The general consensus is that "Spock's Brain" is the worst episode. I actually really hated the one before it, the 2nd season finale "Assignment: Earth." The problem is that it wasn't really a Star Trek episode. It was supposed to be the pilot for another show. And it's really not subtle in that regard. I mean I didn't even know it was supposed to be a pilot for another show and I thought, "This seems like they're trying to set up a spin-off." The episode starts off with the Enterprise going back to 1968 Earth...just cuz. They traveled back in time...somehow...so they could hang out and see what was going on back then. In the process they accidentally beam up a dude telepathically linked to a black cat who was kind of a Dr. Who type even with his own sonic screwdriver multi-tool thing and a "companion" in the form of a young Teri Garr. Watching it I wonder why I'm watching it because it's obvious that the only point was to set up another show that I didn't really give a shit about. I saw this same thing when I was watching Married With Children on TBS a few months ago and there was this episode that didn't even feature Al Bundy (except in a cameo); it was focused on a young Matt LeBlanc and his dad and it's just like WTF is this? It was a pretty lame way to end a season. And then starting the next with "Spock's Brain" makes you see why this show ended up being cancelled.

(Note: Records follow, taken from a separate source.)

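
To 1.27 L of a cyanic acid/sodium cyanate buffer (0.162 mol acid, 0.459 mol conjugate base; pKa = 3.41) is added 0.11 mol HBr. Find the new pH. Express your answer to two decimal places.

Added H+ converts OCN- to HOCN: HOCN → 0.272 mol, OCN- → 0.349 mol.
Henderson–Hasselbalch with mole ratio 0.349/0.272: pH = 3.41 + (+0.108)

pH = 3.52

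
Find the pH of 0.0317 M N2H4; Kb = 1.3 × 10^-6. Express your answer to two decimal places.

N2H4 + H2O ⇌ N2H5+ + OH-
Kb = [OH-]²/(0.0317 − [OH-]) = 1.3 × 10^-6
Assume [OH-] ≪ 0.0317: [OH-] ≈ √(1.3 × 10^-6 × 0.0317) = 2.03 × 10^-4 M
Check: 0.64% ionized — well under 5%, approximation valid.
pOH = −log(2.03 × 10^-4) = 3.69; pH = 14.00 − 3.69 = 10.31

pH = 10.31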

Probably the best thing about binging on this show is it decoded a lot of references in my favorite Trek-themed comedy, Free Enterprise. Now I know what they mean by "We'll do a special on you, Flavius!" or "She is for you Lt. D'Amato!" Or when they sing, "Stepping out to Eden. Yea, brother!" If you never watched that movie, find a way to do it because it's hilarious. And Shatner rapping, what else do you need?
And to end here are some gaffes I noticed. In the second pilot a tombstone for Kirk appears that says "James R. Kirk" which as we all know his name is (later at least) James T. Kirk. It took a while for them to actually come up with Starfleet and the United Federation of Planets. I really can't keep track of the different variations they used before that. In the episode "Charlie X" at one point Kirk gets into the turbolift wearing that ugly greenish uniform with the v-neck. When he gets out of the turbolift he's wearing his normal yellow shirt. So, um, he changed his shirt in the elevator? Or maybe he stopped off on the way to the bridge to change. In the Khan episode "Space Seed" when Kirk and Khan throw down in the engineering room it's really obvious that it's Kirk's stunt double fighting. I mean I had turned away for a moment, turned back, and thought, who's that guy fighting Khan? Oh, wait, it's supposed to be Kirk. Basically every time in a fight they go to a long shot you can tell it's a stunt double instead of the actor. In one of the last episodes, "Ashes of Eden" near the end of the episode on the planet Eden for some reason the little stylized A on Kirk's shirt is on the wrong side! I'm not sure if they were using a mirror or if that day Shatner had his shirt on wrong or what. In the last episode, "Turnabout Intruder" Chekov and Sulu are at the helm and navigation stations but at one point they cut to what must have been a stock shot of the bridge and you can see Sulu and someone else instead of Chekov.
Despite all that it's still a fun show to watch. If you've never gotten around to watching it, you should. Or else your geek card will have to be revoked.